What Ops doesn’t tell you about your MySQL Database

MySQL is a very scalable platform which has proven robust even in the most dense and complex data environments. MySQL’s indispensable replication function is ‘sold’ as being fail-safe so you have little to sweat about as long as your backups are running regularly. But what the ops guys aren’t telling you is MySQL performs replication with tiny margins of error that could cause big problems in times of disaster.

Replication database backup

The Scenario

Imagine the scene, you use replication to backup your data. Your secondary database is your peace of mind. It’s the always-on clone of your crown jewels. You even perform backups off of it so you don’t impact your live website. Your backups run without errors. Your slave database runs without errors. Then the dreaded day comes when your primary database fails. You instruct your team to switchover your application to point to your live backup database. The site comes online again. But all is not right. You notice subtle differences and your team begins to question how deep the data divide could be.
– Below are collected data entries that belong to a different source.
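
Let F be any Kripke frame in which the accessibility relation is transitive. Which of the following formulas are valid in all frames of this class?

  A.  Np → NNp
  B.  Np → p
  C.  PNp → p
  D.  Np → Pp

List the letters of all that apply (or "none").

(A) Np → NNp is axiom 4; it is valid on a frame exactly when R is transitive. Every such R is transitive, so valid.
(B) Np → p (axiom T) characterises the reflexive frames. Such an R need not be reflexive — not valid.
(C) PNp → p is the dual of axiom B; it is valid on a frame exactly when R is symmetric. Such an R need not be symmetric, so not valid.
(D) Np → Pp (axiom D) characterises the serial frames. Such an R need not be serial — not valid.

A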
The Problem with MySQL replication

Although MySQL replication is fairly easy to setup, and even to keep running without error, you may have unseen problems. MySQL’s core technology to replicate data between master and slave is primarily statement based. Various scenarios can cause what in other database platforms you might call database corruption, that is silent drifting of data from what tables and rows contain on the master. It is no fault of your own, or perhaps one might argue even of your operations team. It is a fundamental flaw in how MySQL performs replication.

The Solution

Fortunately there is a solution. Checksums, the wonderful computational tool for comparing things can be put to work nicely to compare database. The Percona Toolkit (formerly maatkit) includes just such a utility for use with MySQL. It can be used to check the integrity of your slave databases.
If you’ve never performed such a check, you should do so ASAP. If your database has been running for months at a stretch, chances are there could be differences lying undiscovered between the two systems.

Depending on the volume changing in your database, you can continue to use this tool periodically to confirm that all is consistent. If integrity checks fail, there is another tool in Maatkit to syncronize differences, and bring everything back to order.